I’ve wondered for many years why Generation X is so interested in the pretirement phenomenon, but only in recent months have I settled on a few possible reasons:

  • We’ve spent our entire lives watching Boomers waste their own, and now our, money. Boomers had very cheap homes, easy credit and now, of course, will get their sweet, sweet Social Security and Medicare while the next generation (me) gets our benefits cut. How many Baby Boomers do you know who fumbled through life, have nearly no savings now and have been living off their parents’ estates and government help? I’m guessing more than a few.
  • Not only has it been tough to get ahead career-wise, the Congress, now run by Baby Boomers has moved the goalposts for the generation behind them, cutting retirement benefits and moving the age farther away.
  • Health care has been a skyrocketing expense, rising just as we age to the point where we need it most.
  • Our parents were frequently divorced, setting us behind financially and causing widespread depression and misery. There is a reason goth is the music of my people.
  • Even if our parents were still together, typically both were working so we came home to empty homes and mischief.
  • Because our parents are now old, but our kids are still young (we had our kids at an older age), we have a double-ended care hit like no other group.
  • Our education system was being gutted just as we were coming up in it. The only good news is we did better than the nearly illiterate generation behind us.
  • Dismissed as slackers, we actually had to work much harder to get ahead.
  • We’re now getting to that age where the excitement of our early careers is wearing off and we’re realizing how much it sucks. OK, maybe that happened awhile ago.
  • We just got shaken up by a massive economic collapse. Many of my peers lost jobs, homes and their basic sense of security. I would be willing to bet that Generation X also leads in Doomsday Prepping.
  • We’ve been told constantly since we were in our twenties that retirement was a hopeless dream for us (actually we were told that about home ownership, too). For example:
  • Perhaps worst of all, our generation was impressionable just as the seductive sickness of Reaganomics was taking hold. Even as it crippled our ability to get ahead, my generation supported wacky supply side nonsense more strongly than any other. Talk about putting your own head in the noose.

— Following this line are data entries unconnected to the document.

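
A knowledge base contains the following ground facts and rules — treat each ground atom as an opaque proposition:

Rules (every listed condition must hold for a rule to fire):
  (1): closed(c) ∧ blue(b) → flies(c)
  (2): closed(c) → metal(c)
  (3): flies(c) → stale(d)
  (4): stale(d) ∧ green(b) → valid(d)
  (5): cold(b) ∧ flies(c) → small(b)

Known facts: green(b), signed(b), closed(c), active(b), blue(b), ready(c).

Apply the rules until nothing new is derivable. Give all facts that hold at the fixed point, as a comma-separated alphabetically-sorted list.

active(b), blue(b), closed(c), flies(c), green(b), metal(c), ready(c), signed(b), stale(d), valid(d)

Round 1: (1) [closed(c) ∧ blue(b) → flies(c)]; (2) [closed(c) → metal(c)]. New: flies(c), metal(c).
Round 2: (3) [flies(c) → stale(d)]. New: stale(d).
Round 3: (4) [stale(d) ∧ green(b) → valid(d)]. New: valid(d).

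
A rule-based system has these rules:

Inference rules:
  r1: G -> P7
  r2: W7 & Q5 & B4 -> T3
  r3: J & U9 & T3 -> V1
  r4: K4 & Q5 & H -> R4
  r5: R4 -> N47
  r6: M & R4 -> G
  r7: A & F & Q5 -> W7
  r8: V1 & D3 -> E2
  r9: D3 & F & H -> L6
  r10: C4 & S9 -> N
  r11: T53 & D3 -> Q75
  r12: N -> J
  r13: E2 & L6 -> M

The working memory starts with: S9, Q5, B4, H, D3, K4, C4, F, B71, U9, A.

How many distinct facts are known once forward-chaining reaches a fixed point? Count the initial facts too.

23

Round 1 fires r4, r7, r9, r10, giving R4, W7, L6, N.
Round 2 fires r2, r5, r12, giving T3, N47, J.
Round 3 fires r3, giving V1.
Round 4 fires r8, giving E2.
Round 5 fires r13, giving M.
Round 6 fires r6, giving G.
Round 7 fires r1, giving P7.
Closure: {A, B4, B71, C4, D3, E2, F, G, H, J, K4, L6, M, N, N47, P7, Q5, R4, S9, T3, U9, V1, W7} — 23 facts.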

So Generation X, labeled early on as a generation of whiners, actually had a lot to complain about. Oddly once we were firmly in the ’90s, I didn’t hear too much whining from my peers. We were saved economically by the internet, instantly making us the most valued workers and making Boomers close to useless. Not to mention growing the economy at a critical time. We became optimistic, entrepreneurial, and very, very independent.

But the nice thing about being disillusioned early is you take on a healthy distrust of any authority. We question doctor advice, challenge politicians, stand up to our bosses. We won’t be micromanaged. We always think there’s another way to do things.

Which is why I think pretirement is growing as a movement. We question the bullshit advice that you need to have $1,300,000 invested before you can retire. We think the only way tiny contributions to a 401K get us to retirement is to become wage slaves for endless decades. And we don’t like being tied down. Most of all, we challenge the very premise of consumerist America that there is no way we can opt out.

Starved of our parents’ love, we want to spend every possible second holding our own children. Dumping our kids off at daycare breaks our hearts. We leave work ON TIME because A) FUCK YOU and B) I have a LIFE.

We share a goal, nearly all of us. To spend the days doing as we please. We want time to explore, to learn, to love. The rat race is for suckers. We want out.

This site is dedicated to those who share these goals but don’t know how to get there.


*Even though it should be obvious, I am speaking in generalities here. Clearly not every member of any generation fits its stereotype.